Il résulte de l'application de l'article L3212-7 du code de la santé publique susvisé qu'à l'issue de la 1ère période de soins psychiatriques prononcée en application du 2 ème alinéa de l'article L. 3212-4, les soins peuvent être maintenus pour des périodes d'1 mois renouvelables.
En son 2ème alinéa, il dispose qu'un certificat médical circonstancié (ou un avis médical si l'examen du patient ne peut être réalisé) doit être établi « dans les trois derniers jours de chacune des périodes » mentionnées au 1 er alinéa.
Il résulte de la lecture combinée des articles L3212-4 et L3212-7 susvisés que le 1er certificat mensuel doit être établi dans les 3 derniers jours du mois écoulé après la décision de maintien des soins, autrement dit la décision prise à l'expiration de la période d'observation.
C'est donc par une interprétation éronnée des articles susvisés que le juge des libertés et de la détention a fait courir le délai d'un mois de la première période à compter du lendemain de la décision d'admission et non de la décision de maintien en hospitalisation.
En conséquence, la décision de maintien en hospitalisation étant intervenue le 13 octobre 2023, le délai d'un mois a commencé à courir le 14 octobre 2023 et le 1er certificat mensuel devait intervenir au cours des trois jours précédent le 14 novembre 2023. Dès lors, le certificat médical en date du 13 novembre 2023 est intervenu dans le délai légal prévu à l'article L3212-7 du code de la santé publique.
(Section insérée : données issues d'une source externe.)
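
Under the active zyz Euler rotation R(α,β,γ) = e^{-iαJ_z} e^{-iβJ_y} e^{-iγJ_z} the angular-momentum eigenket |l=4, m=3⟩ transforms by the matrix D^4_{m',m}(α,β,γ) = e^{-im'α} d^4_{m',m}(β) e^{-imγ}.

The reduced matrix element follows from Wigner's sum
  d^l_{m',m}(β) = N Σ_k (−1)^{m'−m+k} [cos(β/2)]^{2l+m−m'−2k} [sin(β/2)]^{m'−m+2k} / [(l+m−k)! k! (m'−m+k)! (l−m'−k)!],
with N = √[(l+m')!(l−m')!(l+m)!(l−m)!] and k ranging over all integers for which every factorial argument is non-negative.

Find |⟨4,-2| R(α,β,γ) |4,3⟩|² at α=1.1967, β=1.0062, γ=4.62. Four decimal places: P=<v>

First d^4_{-2,3}(β=1.0062), then the phase factors e^{-i(-2)α} and e^{-i(3)γ}:
Half-angle: c=0.876092, s=0.482144. N=√(2·720·5040·1)=2693.993318
The bounds max(0,m−m')=5 and min(l+m,l−m')=6 give 2 terms
  k=5: (−1)^0·2693.9933/(240)·0.8761^3·0.4821^5 = +0.196661
  k=6: (−1)^1·2693.9933/(720)·0.8761^1·0.4821^7 = -0.019854
d^4_{-2,3}(1.0062) = +0.196661 -0.019854 = +0.176806
|D^4_{-2,3}|² = |d^4_{-2,3}(β)|² = (+0.176806)² = 0.031261 (the z-rotation phases have unit modulus)

P=0.0313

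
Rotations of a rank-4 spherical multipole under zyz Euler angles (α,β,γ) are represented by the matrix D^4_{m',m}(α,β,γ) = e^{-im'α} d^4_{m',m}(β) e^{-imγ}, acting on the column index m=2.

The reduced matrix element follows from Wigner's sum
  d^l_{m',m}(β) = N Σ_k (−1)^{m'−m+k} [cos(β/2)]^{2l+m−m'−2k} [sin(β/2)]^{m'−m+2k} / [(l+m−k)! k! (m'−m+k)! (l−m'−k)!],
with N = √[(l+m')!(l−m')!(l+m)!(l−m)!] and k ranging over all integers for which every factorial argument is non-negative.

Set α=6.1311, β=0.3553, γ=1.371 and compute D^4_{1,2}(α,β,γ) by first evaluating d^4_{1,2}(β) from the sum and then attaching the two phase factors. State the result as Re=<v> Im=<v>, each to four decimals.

Split into d^4_{1,2}(β=0.3553) × two z-phases.
Half-angle: c=0.984262, s=0.176717. N=√(120·6·720·2)=1018.233765
k: max(0,(2)−(1))=1 … min(4+(2),4−(1))=3
  k=1: (−1)^0·1018.2338/(240)·0.9843^7·0.1767^1 = +0.670948
  k=2: (−1)^1·1018.2338/(48)·0.9843^5·0.1767^3 = -0.108142
  k=3: (−1)^2·1018.2338/(72)·0.9843^3·0.1767^5 = +0.002324
d^4_{1,2}(0.3553) = +0.670948 -0.108142 +0.002324 = +0.565130
D = (+0.988457+0.151500i)·(+0.565130)·(-0.921220-0.389043i) = -0.481291-0.296194i

Re=-0.4813 Im=-0.2962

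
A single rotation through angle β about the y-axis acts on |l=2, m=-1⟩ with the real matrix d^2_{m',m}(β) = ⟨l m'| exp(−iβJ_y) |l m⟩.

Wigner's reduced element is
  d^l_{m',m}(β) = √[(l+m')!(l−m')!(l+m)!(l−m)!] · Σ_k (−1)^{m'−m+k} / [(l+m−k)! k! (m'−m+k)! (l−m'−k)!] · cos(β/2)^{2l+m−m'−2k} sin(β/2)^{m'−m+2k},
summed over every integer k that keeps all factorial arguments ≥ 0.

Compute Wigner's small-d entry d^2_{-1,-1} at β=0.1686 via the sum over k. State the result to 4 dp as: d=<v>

d^2_{-1,-1}(β=0.1686) via Wigner's sum:
With c≡cos(β/2)=0.996449 and s≡sin(β/2)=0.084200, N=[1·6·1·6]^{1/2}=6.000000
The bounds max(0,m−m')=0 and min(l+m,l−m')=1 give 2 terms
  k=0: (−1)^0·6.0000/(6)·0.9964^4·0.0842^0 = +0.985871
  k=1: (−1)^1·6.0000/(2)·0.9964^2·0.0842^2 = -0.021118
d^2_{-1,-1}(0.1686) = +0.985871 -0.021118 = +0.964753

d=0.9648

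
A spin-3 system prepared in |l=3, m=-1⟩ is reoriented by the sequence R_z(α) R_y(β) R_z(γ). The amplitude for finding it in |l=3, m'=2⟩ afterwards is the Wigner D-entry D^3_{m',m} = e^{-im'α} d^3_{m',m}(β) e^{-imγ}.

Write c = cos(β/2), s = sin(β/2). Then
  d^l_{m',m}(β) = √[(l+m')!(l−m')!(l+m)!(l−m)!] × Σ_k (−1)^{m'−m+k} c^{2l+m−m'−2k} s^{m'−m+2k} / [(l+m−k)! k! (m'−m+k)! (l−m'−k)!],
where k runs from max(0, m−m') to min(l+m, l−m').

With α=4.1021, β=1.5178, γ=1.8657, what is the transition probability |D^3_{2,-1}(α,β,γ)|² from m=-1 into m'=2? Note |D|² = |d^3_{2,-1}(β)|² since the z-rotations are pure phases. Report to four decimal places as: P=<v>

P=0.1877

Split into d^3_{2,-1}(β=1.5178) × two z-phases.
With c≡cos(β/2)=0.725593 and s≡sin(β/2)=0.688124, N=[120·1·2·24]^{1/2}=75.894664
The bounds max(0,m−m')=0 and min(l+m,l−m')=1 give 2 terms
  k=0: (−1)^3·75.8947/(12)·0.7256^3·0.6881^3 = -0.787244
  k=1: (−1)^4·75.8947/(24)·0.7256^1·0.6881^5 = +0.354018
d^3_{2,-1}(1.5178) = -0.787244 +0.354018 = -0.433226
|D^3_{2,-1}|² = |d^3_{2,-1}(β)|² = (-0.433226)² = 0.187685 (the z-rotation phases have unit modulus)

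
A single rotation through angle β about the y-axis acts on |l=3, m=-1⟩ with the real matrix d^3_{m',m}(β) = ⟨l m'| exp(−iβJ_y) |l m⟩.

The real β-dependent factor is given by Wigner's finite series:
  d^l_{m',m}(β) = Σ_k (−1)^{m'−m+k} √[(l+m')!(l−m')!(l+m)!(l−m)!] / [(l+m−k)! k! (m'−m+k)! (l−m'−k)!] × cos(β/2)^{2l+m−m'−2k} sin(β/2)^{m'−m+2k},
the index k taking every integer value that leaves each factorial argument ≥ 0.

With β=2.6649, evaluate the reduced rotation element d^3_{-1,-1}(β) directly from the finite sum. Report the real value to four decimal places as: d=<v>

d=0.2749

d^3_{-1,-1}(β=2.6649) via Wigner's sum:
Half-angle: c=0.236096, s=0.971730. N=√(2·24·2·24)=48.000000
k∈{0,1,2} keeps every argument non-negative
  k=0: (−1)^0·48.0000/(48)·0.2361^6·0.9717^0 = +0.000173
  k=1: (−1)^1·48.0000/(6)·0.2361^4·0.9717^2 = -0.023471
  k=2: (−1)^2·48.0000/(8)·0.2361^2·0.9717^4 = +0.298202
d^3_{-1,-1}(2.6649) = +0.000173 -0.023471 +0.298202 = +0.274904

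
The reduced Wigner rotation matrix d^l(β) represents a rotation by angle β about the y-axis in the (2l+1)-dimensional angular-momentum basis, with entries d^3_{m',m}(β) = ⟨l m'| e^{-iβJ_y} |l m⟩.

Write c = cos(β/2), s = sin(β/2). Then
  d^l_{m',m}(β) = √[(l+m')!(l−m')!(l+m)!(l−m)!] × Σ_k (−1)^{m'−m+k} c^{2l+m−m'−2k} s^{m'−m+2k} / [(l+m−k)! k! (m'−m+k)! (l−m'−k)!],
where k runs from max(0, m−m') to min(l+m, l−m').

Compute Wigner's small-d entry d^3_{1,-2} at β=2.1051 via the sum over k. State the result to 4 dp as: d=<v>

d^3_{1,-2}(β=2.1051) via Wigner's sum:
Half-angle: c=0.495358, s=0.868689. N=√(24·2·1·120)=75.894664
The bounds max(0,m−m')=0 and min(l+m,l−m')=1 give 2 terms
  k=0: (−1)^3·75.8947/(12)·0.4954^3·0.8687^3 = -0.503941
  k=1: (−1)^4·75.8947/(24)·0.4954^1·0.8687^5 = +0.774891
d^3_{1,-2}(2.1051) = -0.503941 +0.774891 = +0.270951

d=0.2710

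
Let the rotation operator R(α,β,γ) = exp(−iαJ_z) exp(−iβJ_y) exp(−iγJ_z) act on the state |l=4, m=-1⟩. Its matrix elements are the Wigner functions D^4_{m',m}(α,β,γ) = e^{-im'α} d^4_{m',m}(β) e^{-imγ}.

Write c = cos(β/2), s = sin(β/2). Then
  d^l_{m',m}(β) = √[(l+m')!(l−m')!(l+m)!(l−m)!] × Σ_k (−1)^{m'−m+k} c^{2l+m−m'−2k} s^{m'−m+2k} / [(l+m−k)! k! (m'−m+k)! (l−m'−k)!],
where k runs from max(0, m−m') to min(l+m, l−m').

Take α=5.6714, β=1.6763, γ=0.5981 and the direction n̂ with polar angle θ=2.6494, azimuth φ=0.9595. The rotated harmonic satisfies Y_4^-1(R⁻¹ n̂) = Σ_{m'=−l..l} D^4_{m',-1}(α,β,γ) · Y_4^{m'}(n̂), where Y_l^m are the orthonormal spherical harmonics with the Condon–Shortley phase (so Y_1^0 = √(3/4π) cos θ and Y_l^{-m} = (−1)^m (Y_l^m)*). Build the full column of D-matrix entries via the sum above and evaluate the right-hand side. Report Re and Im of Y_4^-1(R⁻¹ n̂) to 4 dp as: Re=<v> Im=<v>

Need the full column D^4_{m',-1} for m'=−4..4 at α=5.6714, β=1.6763, γ=0.5981.
cos(β/2)=0.668839, sin(β/2)=0.743407
d^4_{-4,-1}: single k=3 term ⇒ +0.411512;  D = -0.113029-0.395685i
d^4_{-3,-1}: k∈[2..3] ⇒ +0.392694 -0.808561 = -0.415867;  D = -0.136151+0.392948i
d^4_{-2,-1}: k∈[1..3] ⇒ +0.188849 -1.166528 +0.960757 = -0.016921;  D = -0.013718+0.009907i
d^4_{-1,-1}: k∈[0..3] ⇒ +0.040047 -0.742122 +1.833644 -0.755098 = +0.376471;  D = +0.376436-0.005152i
d^4_{0,-1}: k∈[0..3] ⇒ -0.199065 +1.475554 -1.822909 +0.375339 = -0.171080;  D = -0.141382-0.096331i
d^4_{1,-1}: k∈[0..3] ⇒ +0.494748 -1.833644 +1.132648 -0.093285 = -0.299534;  D = -0.105773-0.280236i
d^4_{2,-1}: k∈[0..2] ⇒ -0.777685 +1.441136 -0.356078 = +0.307373;  D = -0.076306+0.297751i
d^4_{3,-1}: k∈[0..1] ⇒ +0.808561 -0.599341 = +0.209220;  D = -0.158918+0.136081i
d^4_{4,-1}: single k=0 term ⇒ -0.508385;  D = +0.506027-0.048908i
Y_4^{m'}(θ=2.6494,φ=0.9595) and Σ D·Y over m':
  (-0.1130-0.3957i)·(-0.0169+0.0142i)  (-0.1362+0.3929i)·(+0.1124+0.0303i)  (-0.0137+0.0099i)·(-0.1131-0.3116i)  (+0.3764-0.0052i)·(-0.2756+0.3932i)  (-0.1414-0.0963i)·(+0.0860+0.0000i)  (-0.1058-0.2802i)·(+0.2756+0.3932i)  (-0.0763+0.2978i)·(-0.1131+0.3116i)  (-0.1589+0.1361i)·(-0.1124+0.0303i)  (+0.5060-0.0489i)·(-0.0169-0.0142i)
Y_4^-1(R⁻¹ n̂) = -0.127525-0.013258i

Re=-0.1275 Im=-0.0133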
Aucune irrégularité de la procédure n'étant constatée, la décision du juge des libertés et de la détention sera infirmée en ce qu'elle a constaté l'irrégularité de la procédure et a ordonné la mainlevée de l'hospitalisation.
Il résulte des éléments médicaux de la procédure, soit l'avis motivé du médecin en date du 18 avril 2024 et l'avis motivé en date du 30 avril 2024, que M. [E] nécessite toujours des soins et une prise en charge au sein du centre hospitalier car il demeure dans un fort déni de ses troubles et manifeste un trouble réfractaire à toute thérapeutique médicamenteuse recommandée. Il présente des symptômes psychiatriques qui nécessitent une attention particulière et se montre passif et calme dans le cadre de la contrainte hospitalière tandis qu'il se montre agressif et menaçant si ses désirs de sortie selon ses propres conditions irréalisables sont contrariés. La réalité de ce besoin de soins sous le contrainte hospitalière n'est pas contestée par l'avocate de M. [E] présente au débat pour le représenter.
Compte tenu de l'ensemble de ces éléments, le maintien de la mesure d'hospitalisation complète sans consentement de M. [O] [P] [E] sera ordonné.
PAR CES MOTIFS :
Statuant publiquement, par ordonnance réputée contradictoire, en dernier ressort, non susceptible d'opposition,
DÉCLARE recevable l'appel interjeté par le directeur du centre hospitalier [5] de l'ordonnance rendue par le juge des libertés et de la détention près le tribunal judiciaire de Fort-de-France le 19 avril 2024 qui lui a été notifiée le même jour,
Au fond :
INFIRME l'ordonnance déférée en toutes ses dispositions,
Statuant à nouveau :
ORDONNE le maintien de la mesure d'hospitalisation complète sans consentement de M. [O] [P] [E] né le 20 mars 1973 ;
LAISSE les dépens à la charge du trésor public.
Ainsi fait et jugé à FORT DE FRANCE, le 03 Mai 2024 à 14 heures.